しかし一部の専門家は、人員削減によって、NWSのテキサス州内の各支局が、地元の緊急サービスと効果的に連携するのが難しくなっていた可能性を指摘している。

カリフォルニア大学ロサンゼルス校の気候科学者ダニエル・スウェイン氏は、「気象情報の通信・伝達が最適に近いレベルでなされていたのか、大いに疑問がある」と言う。

「通信担当の職員がまだ雇われていれば、今回の影響は部分的に回避できたかもしれない。だが、いくつかの現地支局では、そういう人材がいなかった」

今回の洪水が発生した地域を管轄するサンアンジェロとサンアントニオの支局は、欠員があったとされる。

サンアントニオ支局のウェブサイトでは、気象専門家2人を含む複数のポジションが空席とされている。

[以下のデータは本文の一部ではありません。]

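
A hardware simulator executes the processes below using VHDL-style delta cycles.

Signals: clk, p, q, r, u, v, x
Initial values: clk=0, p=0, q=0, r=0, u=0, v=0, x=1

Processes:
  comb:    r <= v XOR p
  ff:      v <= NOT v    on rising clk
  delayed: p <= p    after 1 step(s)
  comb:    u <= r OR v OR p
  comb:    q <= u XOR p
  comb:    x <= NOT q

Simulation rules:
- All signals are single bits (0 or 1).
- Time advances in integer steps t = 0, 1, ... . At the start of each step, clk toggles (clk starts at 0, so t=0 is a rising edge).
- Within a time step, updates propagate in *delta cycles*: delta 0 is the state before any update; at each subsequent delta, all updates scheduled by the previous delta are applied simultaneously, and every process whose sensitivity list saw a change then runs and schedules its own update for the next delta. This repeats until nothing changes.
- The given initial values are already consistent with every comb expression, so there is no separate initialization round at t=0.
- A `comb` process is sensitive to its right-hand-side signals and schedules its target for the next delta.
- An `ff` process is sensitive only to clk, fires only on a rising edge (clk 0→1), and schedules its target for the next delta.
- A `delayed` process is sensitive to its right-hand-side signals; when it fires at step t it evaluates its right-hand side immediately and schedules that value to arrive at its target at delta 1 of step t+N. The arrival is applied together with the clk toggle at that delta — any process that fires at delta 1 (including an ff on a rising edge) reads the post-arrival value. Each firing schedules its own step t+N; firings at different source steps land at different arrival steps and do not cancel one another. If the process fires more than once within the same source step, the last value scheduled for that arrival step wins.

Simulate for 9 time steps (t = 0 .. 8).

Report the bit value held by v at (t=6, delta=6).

t0.Δ0 clk=0 r=0 u=0 x=1 p=0 v=0 q=0
t0.Δ1 clk=1 r=0 u=0 x=1 p=0 v=0 q=0
t0.Δ2 clk=1 r=0 u=0 x=1 p=0 v=1 q=0
t0.Δ3 clk=1 r=1 u=1 x=1 p=0 v=1 q=0
t0.Δ4 clk=1 r=1 u=1 x=1 p=0 v=1 q=1
t0.Δ5 clk=1 r=1 u=1 x=0 p=0 v=1 q=1
t1.Δ0 clk=1 r=1 u=1 x=0 p=0 v=1 q=1
t1.Δ1 clk=0 r=1 u=1 x=0 p=0 v=1 q=1
t2.Δ0 clk=0 r=1 u=1 x=0 p=0 v=1 q=1
t2.Δ1 clk=1 r=1 u=1 x=0 p=0 v=1 q=1
t2.Δ2 clk=1 r=1 u=1 x=0 p=0 v=0 q=1
t2.Δ3 clk=1 r=0 u=1 x=0 p=0 v=0 q=1
t2.Δ4 clk=1 r=0 u=0 x=0 p=0 v=0 q=1
t2.Δ5 clk=1 r=0 u=0 x=0 p=0 v=0 q=0
t2.Δ6 clk=1 r=0 u=0 x=1 p=0 v=0 q=0
t3.Δ0 clk=1 r=0 u=0 x=1 p=0 v=0 q=0
t3.Δ1 clk=0 r=0 u=0 x=1 p=0 v=0 q=0
t4.Δ0 clk=0 r=0 u=0 x=1 p=0 v=0 q=0
t4.Δ1 clk=1 r=0 u=0 x=1 p=0 v=0 q=0
t4.Δ2 clk=1 r=0 u=0 x=1 p=0 v=1 q=0
t4.Δ3 clk=1 r=1 u=1 x=1 p=0 v=1 q=0
t4.Δ4 clk=1 r=1 u=1 x=1 p=0 v=1 q=1
t4.Δ5 clk=1 r=1 u=1 x=0 p=0 v=1 q=1
t5.Δ0 clk=1 r=1 u=1 x=0 p=0 v=1 q=1
t5.Δ1 clk=0 r=1 u=1 x=0 p=0 v=1 q=1
t6.Δ0 clk=0 r=1 u=1 x=0 p=0 v=1 q=1
t6.Δ1 clk=1 r=1 u=1 x=0 p=0 v=1 q=1
t6.Δ2 clk=1 r=1 u=1 x=0 p=0 v=0 q=1
t6.Δ3 clk=1 r=0 u=1 x=0 p=0 v=0 q=1
t6.Δ4 clk=1 r=0 u=0 x=0 p=0 v=0 q=1
t6.Δ5 clk=1 r=0 u=0 x=0 p=0 v=0 q=0
t6.Δ6 clk=1 r=0 u=0 x=1 p=0 v=0 q=0
t7.Δ0 clk=1 r=0 u=0 x=1 p=0 v=0 q=0
t7.Δ1 clk=0 r=0 u=0 x=1 p=0 v=0 q=0
t8.Δ0 clk=0 r=0 u=0 x=1 p=0 v=0 q=0
t8.Δ1 clk=1 r=0 u=0 x=1 p=0 v=0 q=0
t8.Δ2 clk=1 r=0 u=0 x=1 p=0 v=1 q=0
t8.Δ3 clk=1 r=1 u=1 x=1 p=0 v=1 q=0
t8.Δ4 clk=1 r=1 u=1 x=1 p=0 v=1 q=1
t8.Δ5 clk=1 r=1 u=1 x=0 p=0 v=1 q=1

0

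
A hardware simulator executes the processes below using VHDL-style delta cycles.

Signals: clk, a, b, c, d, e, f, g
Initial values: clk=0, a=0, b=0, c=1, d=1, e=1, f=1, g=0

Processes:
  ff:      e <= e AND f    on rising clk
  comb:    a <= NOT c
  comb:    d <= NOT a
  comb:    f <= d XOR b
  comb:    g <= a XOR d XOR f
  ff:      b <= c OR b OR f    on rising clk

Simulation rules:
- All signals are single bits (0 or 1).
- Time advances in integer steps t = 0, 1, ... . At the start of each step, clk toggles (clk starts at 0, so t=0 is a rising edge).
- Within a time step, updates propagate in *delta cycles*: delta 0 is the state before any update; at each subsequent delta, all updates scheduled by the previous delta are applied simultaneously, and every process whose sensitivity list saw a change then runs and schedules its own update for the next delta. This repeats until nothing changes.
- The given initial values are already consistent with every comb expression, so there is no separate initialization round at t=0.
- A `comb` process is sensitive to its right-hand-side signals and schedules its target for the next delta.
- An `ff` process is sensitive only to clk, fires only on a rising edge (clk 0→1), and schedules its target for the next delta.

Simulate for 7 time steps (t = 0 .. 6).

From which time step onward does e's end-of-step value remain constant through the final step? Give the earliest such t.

2

t=0 Δ0: a=0 f=1 d=1 c=1 clk=0 e=1 g=0 b=0
  Δ1: clk:0→1
  Δ2: b:0→1
  Δ3: f:1→0
  Δ4: g:0→1
  (4Δ to stable)
t=1 Δ0: a=0 f=0 d=1 c=1 clk=1 e=1 g=1 b=1
  Δ1: clk:1→0
  (1Δ to stable)
t=2 Δ0: a=0 f=0 d=1 c=1 clk=0 e=1 g=1 b=1
  Δ1: clk:0→1
  Δ2: e:1→0
  (2Δ to stable)
t=3 Δ0: a=0 f=0 d=1 c=1 clk=1 e=0 g=1 b=1
  Δ1: clk:1→0
  (1Δ to stable)
t=4 Δ0: a=0 f=0 d=1 c=1 clk=0 e=0 g=1 b=1
  Δ1: clk:0→1
  (1Δ to stable)
t=5 Δ0: a=0 f=0 d=1 c=1 clk=1 e=0 g=1 b=1
  Δ1: clk:1→0
  (1Δ to stable)
t=6 Δ0: a=0 f=0 d=1 c=1 clk=0 e=0 g=1 b=1
  Δ1: clk:0→1
  (1Δ to stable)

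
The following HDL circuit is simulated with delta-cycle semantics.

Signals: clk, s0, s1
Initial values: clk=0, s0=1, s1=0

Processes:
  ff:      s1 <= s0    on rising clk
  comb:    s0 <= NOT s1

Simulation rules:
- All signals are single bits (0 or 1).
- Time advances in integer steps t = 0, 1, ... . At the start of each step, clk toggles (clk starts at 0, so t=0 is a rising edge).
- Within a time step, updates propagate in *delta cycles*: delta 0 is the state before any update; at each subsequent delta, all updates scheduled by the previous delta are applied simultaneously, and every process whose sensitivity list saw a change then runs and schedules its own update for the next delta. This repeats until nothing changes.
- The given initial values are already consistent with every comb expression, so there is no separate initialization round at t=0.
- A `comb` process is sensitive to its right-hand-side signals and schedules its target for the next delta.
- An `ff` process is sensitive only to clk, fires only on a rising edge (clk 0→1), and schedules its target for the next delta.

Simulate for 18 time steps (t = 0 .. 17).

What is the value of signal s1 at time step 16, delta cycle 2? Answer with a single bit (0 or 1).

t=0 Δ0: clk=0 s0=1 s1=0
  Δ1: clk:0→1
  Δ2: s1:0→1
  Δ3: s0:1→0
  (3Δ to stable)
t=1 Δ0: clk=1 s0=0 s1=1
  Δ1: clk:1→0
  (1Δ to stable)
t=2 Δ0: clk=0 s0=0 s1=1
  Δ1: clk:0→1
  Δ2: s1:1→0
  Δ3: s0:0→1
  (3Δ to stable)
t=3 Δ0: clk=1 s0=1 s1=0
  Δ1: clk:1→0
  (1Δ to stable)
t=4 Δ0: clk=0 s0=1 s1=0
  Δ1: clk:0→1
  Δ2: s1:0→1
  Δ3: s0:1→0
  (3Δ to stable)
t=5 Δ0: clk=1 s0=0 s1=1
  Δ1: clk:1→0
  (1Δ to stable)
t=6 Δ0: clk=0 s0=0 s1=1
  Δ1: clk:0→1
  Δ2: s1:1→0
  Δ3: s0:0→1
  (3Δ to stable)
t=7 Δ0: clk=1 s0=1 s1=0
  Δ1: clk:1→0
  (1Δ to stable)
t=8 Δ0: clk=0 s0=1 s1=0
  Δ1: clk:0→1
  Δ2: s1:0→1
  Δ3: s0:1→0
  (3Δ to stable)
t=9 Δ0: clk=1 s0=0 s1=1
  Δ1: clk:1→0
  (1Δ to stable)
t=10 Δ0: clk=0 s0=0 s1=1
  Δ1: clk:0→1
  Δ2: s1:1→0
  Δ3: s0:0→1
  (3Δ to stable)
t=11 Δ0: clk=1 s0=1 s1=0
  Δ1: clk:1→0
  (1Δ to stable)
t=12 Δ0: clk=0 s0=1 s1=0
  Δ1: clk:0→1
  Δ2: s1:0→1
  Δ3: s0:1→0
  (3Δ to stable)
t=13 Δ0: clk=1 s0=0 s1=1
  Δ1: clk:1→0
  (1Δ to stable)
t=14 Δ0: clk=0 s0=0 s1=1
  Δ1: clk:0→1
  Δ2: s1:1→0
  Δ3: s0:0→1
  (3Δ to stable)
t=15 Δ0: clk=1 s0=1 s1=0
  Δ1: clk:1→0
  (1Δ to stable)
t=16 Δ0: clk=0 s0=1 s1=0
  Δ1: clk:0→1
  Δ2: s1:0→1
  Δ3: s0:1→0
  (3Δ to stable)
t=17 Δ0: clk=1 s0=0 s1=1
  Δ1: clk:1→0
  (1Δ to stable)

1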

テキサス州ハントのキャンプ・ミスティックで、捜索・収容作業員ががれきを掘り起こし、鉄砲水に巻き込まれた生存者や遺体を探している。青いゴムボートが川に浮かび、ヘルメットをかぶった隊員らが乗っている。川岸にも当局者とみられる3人がいる

画像提供, Getty Images

画像説明, テキサス州中部のグアダルーペ川沿いでの救助活動(6日)。死者は7日午後までに100人を超えた。40人近くが行方不明となっているが、4日未明の洪水発生から3日以上が過ぎ、生存者発見の希望は薄れつつある

前出のNSW労組のフェイ氏は、サンアンジェロの支局では上級水文学者(洪水などを専門とする科学者)の欠員が出ていると、BBCヴェリファイに話した。

また、サンアントニオの支局でも、地域の予報当局と緊急管理サービスとの連絡を調整する「警報調整気象専門家」が欠けていたと、フェイ氏は述べた。

ただ、同氏によると、両支局は危険な天候を想定し、そうした状況でよくみられるように、一時的な人員増を実施していたという。

NWSの広報担当エリカ・グロー・ケイ氏は、BBCヴェリファイの取材に対し、「テキサス州オースティン/サンアントニオとサンアンジェロのNWS支局では、今回の大洪水が発生した際、追加の予報士が勤務していた」、「すべての予報と警報は適時に出された」との声明を出した。

NWSでサンアントニオ地域を担当する気象専門家ジェイソン・ラニエン氏も、晴天時には通常2人の予報士が勤務するところ、「最大5人が出番となっていた」と声明で説明した。

一方、トランプ氏は6日、政府の削減のせいでNWSの重要なポストの欠員を埋められなかったのかと記者団に問われると、「いや、そういうことはなかった」と答えた。

動画説明, 川が急速に増水……米テキサス州洪水のタイムラプス映像

気象観測の気球は減らされたのか

米気象専門家のジョン・モラレス氏は、ソーシャルメディアで何千回も共有された動画の中で、「気象観測用気球の放出が2割減っている。(中略)気象予報の質の低下が見え始めている」と述べている。

一部のソーシャルメディアのユーザーは、モラレス氏の言葉を根拠に、予算削減によってテキサス州カー郡での洪水のような異常気象を予測する予報士たちの能力が制限されていると訴えている。

気象観測用気球は、気温、湿度、気圧、風速などの気象データを上層大気から収集するため、気象予報士が使う重要なツールだ。

2月以降に発表した一連の公式声明で、NWSは少なくとも全国11カ所で、気象観測用気球の放出を中断または削減したと説明。地域の気象予報支局の職員不足が理由だとした。

とはいえ、こうした変化が、今回の洪水被災地域における気象観測用気球の放出に、直接影響したことを示す証拠はない。

公開されているデータによると、今回の洪水の発生前には、洪水発生地に最も近いデル・リオの気象観測用気球の放出場で予定通り気球が放たれ、考え得る限り適切だったと専門家らが評価する天気予報に役立ったデータを収集していたとされる。